リアルとネットの違い
リアルのギャラリースペースにはメリットとデメリットの両面がある。
最も大きなメリットは作品を直に見ることができるので、作品そのもののクオリティ、迫力といったものを体感できることにある。
作品に関して言えば、リアルに勝るものはない。
スマホの狭小画面から感じることには限界があり、リアルの作品を代替することは不可能だ。
一方、ネットの持つメリットは世界中どこでも24時間いつでも作品を購入できるという利便性と掲載・閲覧できる作品数が無限であることだ。
アート作品を購入する際に、リアルのギャラリーで様々な作品を見比べようとすれば何十軒もののギャラリーを巡ることとなり、時間がかかることがリアルの最大のデメリットであろう。
それでも最近ではアートフェアを中心に回ることで、効率よくアート作品の購入をすることが当たり前になってきている。
しかし、アートフェアはブースがギャラリー単位で設営されているので、一つのギャラリーが展示できる作品数には限界がある。

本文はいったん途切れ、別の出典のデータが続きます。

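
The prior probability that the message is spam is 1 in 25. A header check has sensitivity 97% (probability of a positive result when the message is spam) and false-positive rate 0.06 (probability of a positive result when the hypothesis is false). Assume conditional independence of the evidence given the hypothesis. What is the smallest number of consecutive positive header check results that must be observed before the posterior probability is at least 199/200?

4

Prior odds = 0.04/0.96 = 1/24.
Likelihood ratio of a positive result = 0.97/0.06 = 97/6.
Target odds: 0.995 ÷ 0.005 = 199.
Require (97/6)ⁿ ≥ 199 ÷ (1/24) = 4776.
(97/6)³ = 912673/216 falls short of 4776 but (97/6)⁴ = 88529281/1296 reaches it, so n = 4.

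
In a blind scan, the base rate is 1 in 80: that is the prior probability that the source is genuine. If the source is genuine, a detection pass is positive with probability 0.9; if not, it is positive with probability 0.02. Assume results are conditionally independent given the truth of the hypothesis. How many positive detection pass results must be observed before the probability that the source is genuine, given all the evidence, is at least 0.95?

Prior odds = 0.0125/0.9875 = 1/79.
Likelihood ratio of a positive = 0.9/0.02 = 45.
Target posterior odds = 0.95/0.05 = 19.
Need (1/79) × 45ⁿ ≥ 19, i.e. 45ⁿ ≥ 1501.
45¹ = 45 falls short of 1501 but 45² = 2025 reaches it, so n = 2.

2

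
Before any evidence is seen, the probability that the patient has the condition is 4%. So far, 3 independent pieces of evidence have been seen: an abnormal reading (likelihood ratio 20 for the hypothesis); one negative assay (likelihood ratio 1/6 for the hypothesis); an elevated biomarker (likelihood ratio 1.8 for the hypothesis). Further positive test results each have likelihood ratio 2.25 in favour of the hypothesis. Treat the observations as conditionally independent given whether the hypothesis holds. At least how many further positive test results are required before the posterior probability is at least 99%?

Prior odds = 0.04/0.96 = 1/24.
Combined Bayes factor of the evidence already in hand = 20 × (1/6) × 1.8 = 6.
Odds after that evidence = (1/24) × 6 = 0.25.
Target odds = 0.99/0.01 = 99.
Need 2.25ⁿ ≥ 99 ÷ 0.25 = 396.
2.25⁷ = 4782969/16384 falls short of 396 but 2.25⁸ = 43046721/65536 reaches it, so n = 8.

8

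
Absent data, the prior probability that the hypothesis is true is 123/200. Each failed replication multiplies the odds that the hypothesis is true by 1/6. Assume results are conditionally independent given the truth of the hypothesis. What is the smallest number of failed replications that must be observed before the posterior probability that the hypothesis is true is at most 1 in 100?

3

Prior odds = 0.615/0.385 = 123/77.
Likelihood ratio per failed replication = 1/6.
Target odds: 0.01 ÷ 0.99 = 1/99.
Require (1/6)ⁿ ≤ 1/99 ÷ (123/77) = 7/1107.
(1/6)² = 1/36 is still above 7/1107 but (1/6)³ = 1/216 is at or below it, so n = 3.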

またアーティストの持つ世界観を紹介しようとすれば、1ブースには1人のアーティストにする必要があり、そうするとギャラリーが全部の所属アーティストをアートフェアで紹介することは事実上不可能だ。
つまり見せる「箱」の大きさに限界があるのがリアルギャラリーの問題点であり、様々な選択肢からアートを買いたいと考えている人にとっては効率が悪いこととなる。
結局の話、アートを買う場合にはリアルとネットのそれぞれのいいとこ取りをして、購入者にとっての都合のよいほうで買えばよいのだ。
しかしながら、実際にはネットとリアルの両面でアート作品を提供している日本の業者はまだまだ少ない。
どちらかしか買えないというシングル・チャネルは不便極まりないし、顧客側がそれを選べないのは令和の時代においてはナンセンスとなるだろう。
これからは、ネットとリアルの融合が当たり前となってくるだろうし、そのサービスを提供できない業者は自然に淘汰されていくだろう。
米国では、ガゴシアンやデビッド・ツィルナーのようなメガギャラリーでも一部作品を除いて普通にネットで買えるし、顧客にとってよりよい利便性を追求することが当たり前になってきているのだ。
接客とマーケティングの違い
ギャラリーにおける接客とは何かというと、来場された顧客に対し作品の情報をその場で見ながら教えてくれることだ。
国内の一般的なギャラリーは来場者の数が少ないので、購入意思の強い顧客が来れば買ってもらうように接客することが当たり前のように思えるが、実際にそれが役立っているかどうかは疑問だ。
最近の顧客はすでに作家、作品について多くの情報を持っており、SNSでアーティストとすでに繋がっていることもある。
ギャラリー側もアーティストと同レベルまで作品情報を伝える必要があるし、もし伝えられたとしてもその作品を購入してくれる可能性は低いものだ。
実際には顧客が買いたいと思う作品はギャラリー訪問以前にあらかじめ決まっていて、それを目で確かめた上で購入したいという方には接客自体はさほど重要でないかもしれない。
つまり、接客されたから買うというより、マーケティング施策に応じて買っているのだ。
特にネット販売では接遇そのものができないので、質量ともに充実した情報が提供されたマーケティング施策によって買ってもらうしかないのである。
ここまでをまとめると、すでにアートは接遇によって相手を上機嫌にして購入してもらうという手法が難しくなっている。
接遇によってアート販売に成功した例として、クリスチャン・ラッセンというイルカ等の海洋生物を描く画家の作品を売るときに細かくマニュアル化された接客方式がうまくいった時代があったのだがこれも長続きはしなかった。
アートの価格は決して安いものではないため、来場者が欲しいと感じた作品が割賦販売で安く買えることをマニュアルで説明することで成約につなげられたのだが、今ではその手法は通用しなくなってきている。
さて、一方でアートにはマーケティングが通用しにくいという人もいるのだが、そんなことはありえない。
アートの業界にもマーケティングは十分通じるし、ネットの時代になって逆に接遇よりもマーケティング重視に変わってきているといってよいだろう。
アートはふらっと入ったギャラリーで偶然売れるものでもなく、作品選び、販路、販促活動、価格というマーケティング施策を統合した戦略によって売れるのだ。
もちろん、顧客のターゲティング、作品のセグメンテーション、市場におけるギャラリーのポジショニングを意識することは当然だろう。
アートはリアルとネットの両方のチャネルをそろえ、且つ、統合されたマーケティング施策をやっていかないと今後は戦っていけない時代が来たということなのだ。